I think the obvious thing that VSCode could've done to avoid this disaster was moving files to recycle bin instead of deleting permanently on discard. You or OP might say why would the behavior of a Linux tool like git move to recycle bin? Well, TortoiseGit on Windows (git client) (or even going as far back as TortoiseSvn) will always move files to recycle bin when you discard changes. If they can, there's very little excuse why VSCode can't. There is also very little maintenance overhead for a user. Once in a while you notice your recycle bin isn't empty and you go and empty it.
If he has that large of a codebase, he may be a VS Code newbie and/or a git newbie but he isn't s computer newbie.

Anyone who has anything important on a computer should know to back it up somewhere.

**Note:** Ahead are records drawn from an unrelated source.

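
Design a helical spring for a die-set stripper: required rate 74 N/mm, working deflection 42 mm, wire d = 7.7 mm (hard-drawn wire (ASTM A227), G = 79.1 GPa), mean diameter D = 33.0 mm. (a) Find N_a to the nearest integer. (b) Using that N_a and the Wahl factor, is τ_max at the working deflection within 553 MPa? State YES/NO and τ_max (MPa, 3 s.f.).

N_a = Gd⁴/(8D³k) = (79.1×10³)(7.7⁴)/(8·33.0³·74) = 13.07 → N_a = 13
Actual rate k = Gd⁴/(8D³·13) = 74.399 N/mm
Working load F = kδ = 74.399·42 = 3124.7 N
C = 33.0/7.7 = 4.2857; K_W = (4C−1)/(4C−4)+0.615/C = 1.3718
τ_max = K_W·8FD/(πd³) = 1.3718·575.17 = 788.99 MPa
τ_max > 553 MPa → exceeds allowable

(a) 13 coils; (b) NO, τ_max = 789 MPa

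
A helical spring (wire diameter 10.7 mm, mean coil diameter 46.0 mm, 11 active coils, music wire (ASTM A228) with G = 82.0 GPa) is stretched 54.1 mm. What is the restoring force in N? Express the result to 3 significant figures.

6790 N

k = Gd⁴/(8D³N_a) = (82.0×10³)(10.7⁴)/(8·46.0³·11) = 125.49 N/mm
F = k·δ = 125.49 × 54.1 = 6788.8 N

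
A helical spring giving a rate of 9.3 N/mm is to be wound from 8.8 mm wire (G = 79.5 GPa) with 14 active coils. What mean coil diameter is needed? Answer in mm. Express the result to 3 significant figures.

D = (Gd⁴/(8N_a·k))^(1/3) = (79.5×10³·8.8⁴/(8·14·9.3))^(1/3)
  = (457717)^(1/3) = 77.0665 mm

77.1 mm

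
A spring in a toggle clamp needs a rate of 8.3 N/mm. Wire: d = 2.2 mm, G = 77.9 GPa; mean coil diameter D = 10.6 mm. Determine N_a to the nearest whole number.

N_a = Gd⁴/(8D³k) = (77.9×10³ × 2.2⁴)/(8 × 10.6³ × 8.3)
    = 1.82485e+06 / 79083.5 = 23.08 → 23 coils

23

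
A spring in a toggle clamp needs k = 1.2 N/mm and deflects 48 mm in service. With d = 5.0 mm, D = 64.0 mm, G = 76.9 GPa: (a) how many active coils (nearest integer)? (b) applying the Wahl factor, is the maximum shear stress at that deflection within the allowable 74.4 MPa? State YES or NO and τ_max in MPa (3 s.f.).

(a) 19 coils; (b) NO, τ_max = 83.9 MPa

N_a = Gd⁴/(8D³k) = (76.9×10³)(5.0⁴)/(8·64.0³·1.2) = 19.1 → N_a = 19
Actual rate k = Gd⁴/(8D³·19) = 1.2062 N/mm
Working load F = kδ = 1.2062·48 = 57.898 N
C = 64.0/5.0 = 12.8000; K_W = (4C−1)/(4C−4)+0.615/C = 1.1116
τ_max = K_W·8FD/(πd³) = 1.1116·75.487 = 83.912 MPa
τ_max > 74.4 MPa → exceeds allowable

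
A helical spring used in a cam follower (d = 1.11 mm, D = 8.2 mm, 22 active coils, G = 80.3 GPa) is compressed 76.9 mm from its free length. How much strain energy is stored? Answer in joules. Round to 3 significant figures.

k = Gd⁴/(8D³N_a) = (80.3×10³)(1.11⁴)/(8·8.2³·22) = 1.2562 N/mm
U = ½kδ² = 0.5 × 1.2562 × 76.9² = 3714.3 N·mm = 3.7143 J

3.71 J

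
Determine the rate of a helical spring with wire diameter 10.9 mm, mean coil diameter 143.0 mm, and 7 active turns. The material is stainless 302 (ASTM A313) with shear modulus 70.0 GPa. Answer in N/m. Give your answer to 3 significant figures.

6030 N/m

k = Gd⁴/(8D³N_a) = (70.0×10³ × 10.9⁴) / (8 × 143.0³ × 7)
  = 9.88107e+08 / 1.63756e+08 = 6.034 N/mm = 6034 N/m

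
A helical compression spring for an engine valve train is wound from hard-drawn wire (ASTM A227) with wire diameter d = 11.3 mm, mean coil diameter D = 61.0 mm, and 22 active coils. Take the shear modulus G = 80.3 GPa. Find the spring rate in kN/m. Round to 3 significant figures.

k = Gd⁴/(8D³N_a) = (80.3×10³ × 11.3⁴) / (8 × 61.0³ × 22)
  = 1.30927e+09 / 3.99487e+07 = 32.774 N/mm

32.8 kN/m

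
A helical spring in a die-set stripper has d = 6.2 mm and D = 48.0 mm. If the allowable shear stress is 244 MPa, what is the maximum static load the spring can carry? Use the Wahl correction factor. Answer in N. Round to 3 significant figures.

400 N

C = D/d = 48.0/6.2 = 7.7419
K_W = (4C−1)/(4C−4) + 0.615/C = 29.968/26.968 + 0.0794 = 1.1907
τ_max = K·8FD/(πd³) → F_max = τ_allow·πd³/(8DK)
F_max = 244·π·6.2³/(8·48.0·1.1907) = 1.8269e+05/457.22 = 399.57 N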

One of the earliest lessons I learned using a computer is that you don't toss around with options unless you have backups and/or already use form of (distributed!) version control.

Even most of my relatively computer-illiterate friends and family members do rudimentary backup for their stuff (usually in the form of emailing themselves or just creating a copy).

The victim failed the first rule of using a computer, backup your work.

A three month project without backup or version control shows a lack of basic training.

I wish schools and universities would teach version control on day one of CS courses.

Certainly there might be room for improvement. But the warning was pretty clear I feel.

At some point you have to take responsibility for knowing your tools. This is a professional.

> This is a professional.

He might know how to write code, but obliviousness towards source control (and backups, for that matter) is a HUGE indicator of him not being a professional.

I would agree. User friendliness isn't a bad goal for any piece of software, but there is a certain level of knowledge we can expect from a professional. Knowledge of their chosen tooling is one of them I feel.
It's not even knowledge of tooling, it's knowledge of practices. How would you feel about an electrician who doesn't properly ground the circuit he's about to work on? That's how I feel about a programmer who doesn't take backups of his code in short intervals (which is a big part of what VCSs do).
Yep. Also a quick search of his name reveals a bunch of Quora responses some of which are a bit disturbing. That's not terribly professional either.
Come on though - there are so many ways you can lose data. Having 3 months of work not backed up in any way is foolhardy in the extreme. Hard disk failure, power surge, robbery, data corruption, coffee, fire/flood.. Personally I err on the side of paranoia with these things.
>You're blaming the victim.

The victim did it to themselves, it's like playing with a loaded gun then complaining when you accidentally shoot yourself in the face. A bad workman always blames their tools. At the very least they should have learnt Git.